Manchmal überkommt mich eine Angst. Ohne dass ich meine Gedanken bewusst in eine Richtung steuere, fängt mein Herz an schneller zu schlagen und ich kann nicht mehr richtig atmen. Ich verliere dann die Distanz zu allem und irgendwie beginnt alles sich zu drehen. Ich sehe nicht mehr richtig, wer ich wirklich bin. Ich schaue in den Spiegel und habe Angst, dass meine Träume blinde Flecken sind.
Gedanken darüber, wer ich mal war, werden Gedanken darüber, wer ich gerade bin und wer ich mal sein will, und sie alle scheinen irgendwie nicht richtig zusammenzupassen. Das macht mir Angst. Ich konzentriere mich darauf, wer ich einmal werden will und die Unwissenheit darüber, was im nächsten Jahr, in den nächsten zehn oder in vierzig Jahren passiert sein wird, macht mir Angst. Wenn ich in diesen Phasen in meinem eigenen Ozean aus Gedanken untergehe, schaffe ich es nie zu schwimmen.
Manchmal sind es Tage, manchmal Wochen oder Phasen. Ich frage mich, ob ich eine zu schöne Kindheit hatte. Die ersten siebzehn Jahre meines Lebens fühlten sich an wie eine Umarmung von einem Menschen, den man liebt. Seitdem falle ich. Manchmal mehr, manchmal weniger. Aber ich falle. Zumindest fühlt es sich so an. Weder die Häufigkeit noch die Intensität meines Fallens sagt etwas darüber aus, ob ich wieder aufstehe. Tue ich immer. Und das ist vermutlich meine beste Eigenschaft. Dennoch gibt es Zeiten, in denen diese Findungsängste mich lähmen. Es gibt Tage, an denen fühle ich mich als wüsste ich nichts, könnte nichts, und wäre niemand. Ich sitze an Tischen mit Menschen, genieße ihre Anwesenheit und fühle mich davon gleichzeitig eingeschüchtert. Hoffe, dass niemandem auffällt, dass ich die Dumme am Tisch bin. Ich weiß genau, was ich will, aber nach wie vielen Niederlagen ist es okay aufzugeben?

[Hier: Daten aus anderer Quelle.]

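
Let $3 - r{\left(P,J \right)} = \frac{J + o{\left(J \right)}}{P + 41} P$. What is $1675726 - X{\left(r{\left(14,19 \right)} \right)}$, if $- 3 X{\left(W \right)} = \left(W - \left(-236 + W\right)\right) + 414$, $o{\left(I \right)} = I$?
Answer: $\frac{5027828}{3} \approx 1.6759 \cdot 10^{6}$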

Ich weiß die Freiheit, die ich habe, zu schätzen und trotzdem wünsche ich mir von Zeit zu Zeit, nicht ganz allein für mich verantwortlich zu sein. Meine Mitbewohnerin sagt, das sind die Zwanziger. Das immer wiederkehrende Gefühl von – Was zum Teufel mache ich hier eigentlich? Und dann wieder Sonne, bis zum nächsten Grau. Ich weiß, das Leben ist nicht nur Sonne und Grau, dazwischen passiert ganz viel und ganz viel Gutes. Und ich will gleichzeitig nichts und alles ändern. Will dorthin reisen, wo es immer warm ist, zu viel trinken, non-stop-Rauchen und nie mehr zuhause anrufen. Will hier bleiben, wo mein sicheres Zuhause ist, Klavier spielen und Italienisch lernen. Da sein, wenn jemand wieder nach Hause kommt.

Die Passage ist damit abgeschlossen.